It is, for a Conservative government at least, an unlikely place to find inspiration.
But senior Tories have turned across the Channel to France in hope of answering the age old Yes Minister conundrum: how do you get your civil servants to do the things thing you want?
Significant numbers of ministers have become infuriated that decisions which they thought they had made and were being implemented by the Civil Service had in fact been quietly “parked” by their officials.
On four or five occasions it has taken the personal intervention of the Cabinet Secretary Sir Jeremy Heywood and Sir Robert Kerslake, the head of the Civil Service, to resurrect the policies from the long grass. But now, following a fact-finding visit to Paris by the Cabinet Office Minister Francis Maude, the Government thinks it has hit on a solution to the problem.
During the trip Mr Maude met with the head of the French Grand Corps de l’État – its equivalent of the civil service – and was shown an example of a papier bleu or “blue note”.
In France papier bleus are issued – on blue paper – when a minister or group of ministers make a decision.
They detail the policy that has been decided, what implementation it requires, who is responsible for making it happen and within what timescale. The notes are the circulated to relevant civil servants and departments and can be referred back to by ministers and used to chase up policies and hold the government machine to account.
Mr Maude was impressed. On his return to the UK he set about implementing a version of blue notes in Whitehall and the first have now started being circulated among officials.
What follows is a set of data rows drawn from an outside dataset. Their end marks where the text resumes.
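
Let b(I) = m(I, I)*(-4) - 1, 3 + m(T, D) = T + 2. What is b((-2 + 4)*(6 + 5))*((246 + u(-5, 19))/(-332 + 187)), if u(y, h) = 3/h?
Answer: 79509/551 ≈ 144.30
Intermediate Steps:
m(T, D) = -1 + T (m(T, D) = -3 + (T + 2) = -3 + (2 + T) = -1 + T)
b(I) = 3 - 4*I (b(I) = (-1 + I)*(-4) - 1 = (4 - 4*I) - 1 = 3 - 4*I)
b((-2 + 4)*(6 + 5))*((246 + u(-5, 19))/(-332 + 187)) = (3 - 4*(-2 + 4)*(6 + 5))*((246 + 3/19)/(-332 + 187)) = (3 - 8*11)*((246 + 3*(1/19))/(-145)) = (3 - 4*22)*((246 + 3/19)*(-1/145)) = (3 - 88)*((4677/19)*(-1/145)) = -85*(-4677/2755) = 79509/551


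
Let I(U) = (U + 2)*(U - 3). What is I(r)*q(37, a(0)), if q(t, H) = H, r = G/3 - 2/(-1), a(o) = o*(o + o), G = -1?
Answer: 0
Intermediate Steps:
a(o) = 2*o² (a(o) = o*(2*o) = 2*o²)
r = 5/3 (r = -1/3 - 2/(-1) = -1*⅓ - 2*(-1) = -⅓ + 2 = 5/3 ≈ 1.6667)
I(U) = (-3 + U)*(2 + U) (I(U) = (2 + U)*(-3 + U) = (-3 + U)*(2 + U))
I(r)*q(37, a(0)) = (-6 + (5/3)² - 1*5/3)*(2*0²) = (-6 + 25/9 - 5/3)*(2*0) = -44/9*0 = 0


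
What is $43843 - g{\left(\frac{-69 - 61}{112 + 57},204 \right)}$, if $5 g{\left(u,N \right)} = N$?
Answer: $\frac{219011}{5} \approx 43802.0$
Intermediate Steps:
$g{\left(u,N \right)} = \frac{N}{5}$
$43843 - g{\left(\frac{-69 - 61}{112 + 57},204 \right)} = 43843 - \frac{1}{5} \cdot 204 = 43843 - \frac{204}{5} = \frac{219011}{5}$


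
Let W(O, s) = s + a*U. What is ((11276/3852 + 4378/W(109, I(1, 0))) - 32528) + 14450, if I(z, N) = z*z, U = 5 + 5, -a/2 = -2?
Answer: -709442081/39483 ≈ -17968.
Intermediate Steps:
a = 4 (a = -2*(-2) = 4)
U = 10
I(z, N) = z²
W(O, s) = 40 + s (W(O, s) = s + 4*10 = s + 40 = 40 + s)
((11276/3852 + 4378/W(109, I(1, 0))) - 32528) + 14450 = ((11276/3852 + 4378/(40 + 1²)) - 32528) + 14450 = ((11276*(1/3852) + 4378/(40 + 1)) - 32528) + 14450 = ((2819/963 + 4378/41) - 32528) + 14450 = (4331593/39483 - 32528) + 14450 = -1279971431/39483 + 14450 = -709442081/39483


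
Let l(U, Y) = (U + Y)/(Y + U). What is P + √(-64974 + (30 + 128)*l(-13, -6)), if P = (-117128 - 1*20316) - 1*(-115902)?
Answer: -21542 + 4*I*√4051 ≈ -21542.0 + 254.59*I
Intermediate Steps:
l(U, Y) = 1 (l(U, Y) = (U + Y)/(U + Y) = 1)
P = -21542 (P = (-117128 - 20316) + 115902 = -137444 + 115902 = -21542)
P + √(-64974 + (30 + 128)*l(-13, -6)) = -21542 + √(-64974 + (30 + 128)*1) = -21542 + √(-64974 + 158*1) = -21542 + √(-64974 + 158) = -21542 + √(-64816) = -21542 + 4*I*√4051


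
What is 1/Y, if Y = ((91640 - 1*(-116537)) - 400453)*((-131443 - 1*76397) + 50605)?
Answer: 1/30232516860 ≈ 3.3077e-11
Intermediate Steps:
Y = 30232516860 (Y = ((91640 + 116537) - 400453)*((-131443 - 76397) + 50605) = (208177 - 400453)*(-207840 + 50605) = -192276*(-157235) = 30232516860)
1/Y = 1/30232516860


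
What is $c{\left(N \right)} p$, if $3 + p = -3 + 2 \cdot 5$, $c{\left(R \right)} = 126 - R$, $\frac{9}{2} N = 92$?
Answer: $\frac{3800}{9} \approx 422.22$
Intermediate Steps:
$N = \frac{184}{9}$ ($N = \frac{2}{9} \cdot 92 = \frac{184}{9} \approx 20.444$)
$p = 4$ ($p = -3 + \left(-3 + 2 \cdot 5\right) = -3 + \left(-3 + 10\right) = -3 + 7 = 4$)
$c{\left(N \right)} p = \left(126 - \frac{184}{9}\right) 4 = \frac{950}{9} \cdot 4 = \frac{3800}{9}$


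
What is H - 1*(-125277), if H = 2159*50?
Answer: 233227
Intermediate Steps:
H = 107950
H - 1*(-125277) = 107950 - 1*(-125277) = 107950 + 125277 = 233227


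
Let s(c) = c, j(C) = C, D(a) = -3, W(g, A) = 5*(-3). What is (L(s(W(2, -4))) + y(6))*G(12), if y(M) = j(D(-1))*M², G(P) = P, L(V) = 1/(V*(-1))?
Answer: -6476/5 ≈ -1295.2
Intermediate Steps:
W(g, A) = -15
L(V) = -1/V (L(V) = 1/(-V) = -1/V)
y(M) = -3*M²
(L(s(W(2, -4))) + y(6))*G(12) = (-1/(-15) - 3*6²)*12 = (-1*(-1/15) - 3*36)*12 = (1/15 - 108)*12 = -1619/15*12 = -6476/5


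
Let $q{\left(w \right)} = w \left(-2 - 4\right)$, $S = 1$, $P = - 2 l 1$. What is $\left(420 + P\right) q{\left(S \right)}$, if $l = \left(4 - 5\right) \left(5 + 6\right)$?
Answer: $-2652$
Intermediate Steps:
$l = -11$ ($l = \left(-1\right) 11 = -11$)
$P = 22$ ($P = \left(-2\right) \left(-11\right) 1 = 22 \cdot 1 = 22$)
$q{\left(w \right)} = - 6 w$ ($q{\left(w \right)} = w \left(-6\right) = - 6 w$)
$\left(420 + P\right) q{\left(S \right)} = \left(420 + 22\right) \left(\left(-6\right) 1\right) = 442 \left(-6\right) = -2652$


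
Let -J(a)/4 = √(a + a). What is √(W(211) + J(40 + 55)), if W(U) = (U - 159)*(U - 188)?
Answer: 2*√(299 - √190) ≈ 33.777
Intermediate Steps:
J(a) = -4*√2*√a (J(a) = -4*√(a + a) = -4*√2*√a)
W(U) = (-188 + U)*(-159 + U) (W(U) = (-159 + U)*(-188 + U) = (-188 + U)*(-159 + U))
√(W(211) + J(40 + 55)) = √((29892 + 211² - 347*211) - 4*√2*√(40 + 55)) = √((29892 + 44521 - 73217) - 4*√2*√95) = √(1196 - 4*√190)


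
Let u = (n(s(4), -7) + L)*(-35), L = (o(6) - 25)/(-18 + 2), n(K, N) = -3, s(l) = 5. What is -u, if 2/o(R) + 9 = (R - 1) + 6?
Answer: -105/2 ≈ -52.500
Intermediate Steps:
o(R) = 2/(-4 + R) (o(R) = 2/(-9 + ((R - 1) + 6)) = 2/(-9 + ((-1 + R) + 6)) = 2/(-9 + (5 + R)) = 2/(-4 + R))
L = 3/2 (L = (2/(-4 + 6) - 25)/(-18 + 2) = (2/2 - 25)/(-16) = (2*(½) - 25)*(-1/16) = (1 - 25)*(-1/16) = -24*(-1/16) = 3/2 ≈ 1.5000)
u = 105/2 (u = (-3 + 3/2)*(-35) = -3/2*(-35) = 105/2 ≈ 52.500)
-u = -1*105/2 = -105/2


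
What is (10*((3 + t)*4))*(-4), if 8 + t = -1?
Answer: 960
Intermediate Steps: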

They are currently being rolled out to record decisions made by some cabinet committees – the engine room of Government policy-making – and if successful they could be extended to decision-making in individual departments. A senior Government source said: “In the past it has frankly been too easy for ministers to think they had made a decision that was being acted upon only to ask a few months later and find nothing had happened.
“What blue notes will do is make clear what decisions have been made what we expect officials to do. There will be a record we can go back to and say, ‘That’s what you were meant to do – why hasn’t it happened?”
A Whitehall source told The Independent that Mr Maude’s plan had the backing of senior civil servants who were “open” to any idea that could improve the process of government. However they expressed some scepticism that blue papers would be better than the traditional system of minuted meetings. “As it stands all cabinet committee meeting should have minutes which include the actions that need to be taken by departments,” they said.